Another truth expressed by the slogan is that it dispels the inaccuracy that forcing solutions will aid and hasten a person’s recovery. Instead, it will only create the opposite effect, because the person may still have considerable emotional work to complete and because there may be significant issues that have not yet surfaced to tackle.
“We often come to Al-Anon with the philosophy that if something works, it will work even better and faster if we try harder,” according to other advice in Courage to Change (ibid, p. 200). “But Al-Anon involves a long-term process of growth and change. Our efforts to speed up this process are more likely to interfere with it.”
This expresses a paradox—namely, that the more a person forces a solution, the greater will become the problem.
The fifth, final, and, perhaps, deeper significance of the slogan’s philosophy is that slowing down or pumping the brake is only one aspect to it: the other is lightening up and minimizing self-judgment and -assessment.

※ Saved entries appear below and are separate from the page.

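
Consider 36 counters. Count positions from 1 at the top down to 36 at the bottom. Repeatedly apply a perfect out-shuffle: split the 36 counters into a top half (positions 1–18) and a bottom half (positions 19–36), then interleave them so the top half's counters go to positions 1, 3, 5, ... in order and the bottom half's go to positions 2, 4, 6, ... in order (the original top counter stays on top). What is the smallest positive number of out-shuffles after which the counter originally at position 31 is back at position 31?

3

Follow position 31 under repeated out-shuffles:
31 → 26 → 16 → 31
It first returns after 3 out-shuffles.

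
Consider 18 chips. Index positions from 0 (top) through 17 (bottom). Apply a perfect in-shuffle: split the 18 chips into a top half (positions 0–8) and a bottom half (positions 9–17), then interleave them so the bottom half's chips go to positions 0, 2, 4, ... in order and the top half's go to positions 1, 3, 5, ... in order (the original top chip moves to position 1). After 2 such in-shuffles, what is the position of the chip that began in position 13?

Track the chip's position through each in-shuffle:
13 → 8 → 17

17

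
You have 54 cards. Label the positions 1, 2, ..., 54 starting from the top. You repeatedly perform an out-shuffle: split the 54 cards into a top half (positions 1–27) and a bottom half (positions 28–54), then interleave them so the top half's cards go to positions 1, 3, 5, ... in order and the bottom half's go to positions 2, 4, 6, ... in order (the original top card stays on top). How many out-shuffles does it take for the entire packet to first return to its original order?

52

The out-shuffle permutes the 54 positions with cycle lengths [1, 1, 52].
Every card is home exactly when every cycle has completed a whole number of laps, i.e. after lcm(1, 52) = 52 out-shuffles.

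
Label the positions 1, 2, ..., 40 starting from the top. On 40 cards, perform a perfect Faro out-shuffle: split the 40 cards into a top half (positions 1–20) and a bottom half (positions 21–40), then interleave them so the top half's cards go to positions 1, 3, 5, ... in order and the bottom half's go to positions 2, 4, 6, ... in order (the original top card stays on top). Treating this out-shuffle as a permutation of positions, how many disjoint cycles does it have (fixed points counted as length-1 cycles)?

6

Trace each unvisited position around until it returns:
(1) (2 3 5 9 17 33 ... len 12) (4 7 13 25 10 19 ... len 12) (8 15 29 18 35 30 ... len 12) (14 27) (40)
6 cycles in total.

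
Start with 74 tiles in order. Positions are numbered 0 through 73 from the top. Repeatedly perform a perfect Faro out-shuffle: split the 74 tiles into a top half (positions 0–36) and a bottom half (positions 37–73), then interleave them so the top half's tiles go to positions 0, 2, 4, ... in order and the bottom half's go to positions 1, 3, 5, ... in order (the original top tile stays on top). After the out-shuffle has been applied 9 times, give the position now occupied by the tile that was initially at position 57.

57

Track the tile's position through each out-shuffle:
57 → 41 → 9 → 18 → 36 → 72 → 71 → 69 → 65 → 57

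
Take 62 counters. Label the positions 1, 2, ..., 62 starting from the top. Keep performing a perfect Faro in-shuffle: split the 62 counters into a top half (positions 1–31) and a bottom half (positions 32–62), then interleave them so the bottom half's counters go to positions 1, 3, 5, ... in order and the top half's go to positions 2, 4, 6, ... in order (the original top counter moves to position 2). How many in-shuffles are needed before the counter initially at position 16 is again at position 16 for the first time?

Follow position 16 under repeated in-shuffles:
16 → 32 → 1 → 2 → 4 → 8 → 16
It first returns after 6 in-shuffles.

6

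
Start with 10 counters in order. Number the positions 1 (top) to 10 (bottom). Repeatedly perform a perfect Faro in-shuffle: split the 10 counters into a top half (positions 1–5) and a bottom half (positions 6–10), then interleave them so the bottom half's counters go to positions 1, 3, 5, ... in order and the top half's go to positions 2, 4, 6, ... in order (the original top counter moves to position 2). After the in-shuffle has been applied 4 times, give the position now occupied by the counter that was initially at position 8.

7

Track the counter's position through each in-shuffle:
8 → 5 → 10 → 9 → 7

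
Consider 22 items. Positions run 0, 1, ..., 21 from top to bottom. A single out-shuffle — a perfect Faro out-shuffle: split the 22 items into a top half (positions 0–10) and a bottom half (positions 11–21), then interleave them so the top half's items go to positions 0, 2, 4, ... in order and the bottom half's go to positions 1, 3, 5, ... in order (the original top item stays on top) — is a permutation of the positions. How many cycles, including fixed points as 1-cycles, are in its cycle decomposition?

Trace each unvisited position around until it returns:
(0) (1 2 4 8 16 11) (3 6 12) (5 10 20 19 17 13) (7 14) (9 18 15) (21)
7 cycles in total.

7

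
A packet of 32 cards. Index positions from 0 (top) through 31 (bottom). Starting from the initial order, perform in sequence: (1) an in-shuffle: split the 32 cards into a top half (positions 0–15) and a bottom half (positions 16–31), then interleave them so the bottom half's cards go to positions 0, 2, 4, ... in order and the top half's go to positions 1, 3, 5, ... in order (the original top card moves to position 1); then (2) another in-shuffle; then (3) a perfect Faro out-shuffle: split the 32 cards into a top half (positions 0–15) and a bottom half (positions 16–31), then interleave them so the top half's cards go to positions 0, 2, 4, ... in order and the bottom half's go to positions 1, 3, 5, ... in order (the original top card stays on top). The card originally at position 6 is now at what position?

23

Track the card from position 6 forward through each operation:
  after op 1 (in-shuffle): 6 → 13
  after op 2 (in-shuffle): 13 → 27
  after op 3 (out-shuffle): 27 → 23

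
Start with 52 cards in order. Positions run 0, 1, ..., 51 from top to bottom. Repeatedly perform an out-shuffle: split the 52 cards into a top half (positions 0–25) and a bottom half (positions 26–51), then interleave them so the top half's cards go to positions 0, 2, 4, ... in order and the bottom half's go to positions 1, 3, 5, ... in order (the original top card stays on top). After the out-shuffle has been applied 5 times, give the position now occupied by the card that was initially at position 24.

Track the card's position through each out-shuffle:
24 → 48 → 45 → 39 → 27 → 3

3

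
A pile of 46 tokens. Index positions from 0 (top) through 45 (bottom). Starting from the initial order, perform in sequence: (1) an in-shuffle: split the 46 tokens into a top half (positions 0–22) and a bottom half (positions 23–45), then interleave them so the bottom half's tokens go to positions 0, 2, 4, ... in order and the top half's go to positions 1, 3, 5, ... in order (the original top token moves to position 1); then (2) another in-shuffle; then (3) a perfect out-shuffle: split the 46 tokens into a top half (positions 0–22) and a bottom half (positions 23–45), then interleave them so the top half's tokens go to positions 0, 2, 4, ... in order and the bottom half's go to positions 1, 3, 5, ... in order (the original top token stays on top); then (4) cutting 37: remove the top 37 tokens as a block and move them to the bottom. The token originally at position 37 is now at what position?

Track the token from position 37 forward through each operation:
  after op 1 (in-shuffle): 37 → 28
  after op 2 (in-shuffle): 28 → 10
  after op 3 (out-shuffle): 10 → 20
  after op 4 (cut 37): 20 → 29

29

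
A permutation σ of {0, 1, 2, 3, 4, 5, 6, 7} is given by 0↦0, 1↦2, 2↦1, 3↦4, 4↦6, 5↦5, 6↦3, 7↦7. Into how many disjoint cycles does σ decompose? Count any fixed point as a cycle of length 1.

Cycle decomposition: (0) (1 2) (3 4 6) (5) (7).
5 cycles.

5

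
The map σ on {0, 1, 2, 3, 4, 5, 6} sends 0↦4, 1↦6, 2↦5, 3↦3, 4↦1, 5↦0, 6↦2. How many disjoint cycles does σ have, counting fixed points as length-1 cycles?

Cycle decomposition: (0 4 1 6 2 5) (3).
2 cycles.

2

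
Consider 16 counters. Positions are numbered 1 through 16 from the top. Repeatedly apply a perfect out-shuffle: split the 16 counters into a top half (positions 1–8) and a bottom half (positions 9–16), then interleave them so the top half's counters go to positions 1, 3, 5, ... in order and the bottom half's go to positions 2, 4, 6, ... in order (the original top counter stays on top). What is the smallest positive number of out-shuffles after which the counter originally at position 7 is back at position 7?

4

Follow position 7 under repeated out-shuffles:
7 → 13 → 10 → 4 → 7
It first returns after 4 out-shuffles.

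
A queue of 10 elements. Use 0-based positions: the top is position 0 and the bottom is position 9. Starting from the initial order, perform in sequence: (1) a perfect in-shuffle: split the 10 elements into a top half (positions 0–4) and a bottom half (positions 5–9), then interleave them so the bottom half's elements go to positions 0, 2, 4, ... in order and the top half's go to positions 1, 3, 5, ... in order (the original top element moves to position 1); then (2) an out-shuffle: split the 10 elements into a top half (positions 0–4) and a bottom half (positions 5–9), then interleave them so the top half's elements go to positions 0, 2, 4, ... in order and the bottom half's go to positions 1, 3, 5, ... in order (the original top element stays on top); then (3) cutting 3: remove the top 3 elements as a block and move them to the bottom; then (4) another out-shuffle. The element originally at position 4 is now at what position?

3

Track the element from position 4 forward through each operation:
  after op 1 (in-shuffle): 4 → 9
  after op 2 (out-shuffle): 9 → 9
  after op 3 (cut 3): 9 → 6
  after op 4 (out-shuffle): 6 → 3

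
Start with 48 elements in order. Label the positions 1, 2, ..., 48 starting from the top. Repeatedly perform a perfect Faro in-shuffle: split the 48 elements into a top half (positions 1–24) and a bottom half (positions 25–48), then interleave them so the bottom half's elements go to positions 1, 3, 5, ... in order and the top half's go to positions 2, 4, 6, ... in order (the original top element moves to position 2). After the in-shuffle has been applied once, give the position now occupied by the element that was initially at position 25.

1

Track the element's position through each in-shuffle:
25 → 1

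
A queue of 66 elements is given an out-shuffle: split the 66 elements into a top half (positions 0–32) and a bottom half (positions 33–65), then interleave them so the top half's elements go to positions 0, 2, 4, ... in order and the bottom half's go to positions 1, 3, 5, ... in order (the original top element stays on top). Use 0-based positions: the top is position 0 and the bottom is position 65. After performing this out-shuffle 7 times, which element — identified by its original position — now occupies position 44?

Work backwards from position 44, undoing one out-shuffle at a time:
44 ← 22 ← 11 ← 38 ← 19 ← 42 ← 21 ← 43
So the element now at position 44 started at position 43.

43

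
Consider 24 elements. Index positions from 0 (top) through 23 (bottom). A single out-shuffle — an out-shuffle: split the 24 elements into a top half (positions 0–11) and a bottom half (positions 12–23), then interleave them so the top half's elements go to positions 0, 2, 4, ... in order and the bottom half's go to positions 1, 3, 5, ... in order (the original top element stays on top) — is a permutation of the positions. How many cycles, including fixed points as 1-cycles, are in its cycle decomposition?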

“’Easy Does It’ suggests not only that I learn to slow down, but also that I learn to lighten up,” Courage to Change further advises (ibid, p. 93). “Today I will strive to take a more accepting attitude toward myself and to enjoy the day, regardless of what I achieve.”
In the end, “Easy Does It” urges a person to exercise patience and continue his journey toward recovery, not interrupt or intercept it.
Robert G. Waldvogel has earned the Interdisciplinary Certificate in Behavioral Health for Late Adolescence and the Emerging Adult and a Postgraduate Certificate in the Fundamentals of Cognitive Behavioral Treatment at Adelphi University’s School of Social Work. He has led Twelve-Step support groups on Long Island for the past decade, and created the Adult Child Recovery-through-Writing, and the Strengthening Our Spirituality Programs taught at the Thrive Recovery Community and Outreach Center in Westbury. He is a frequent contributor to Wisdom Magazine.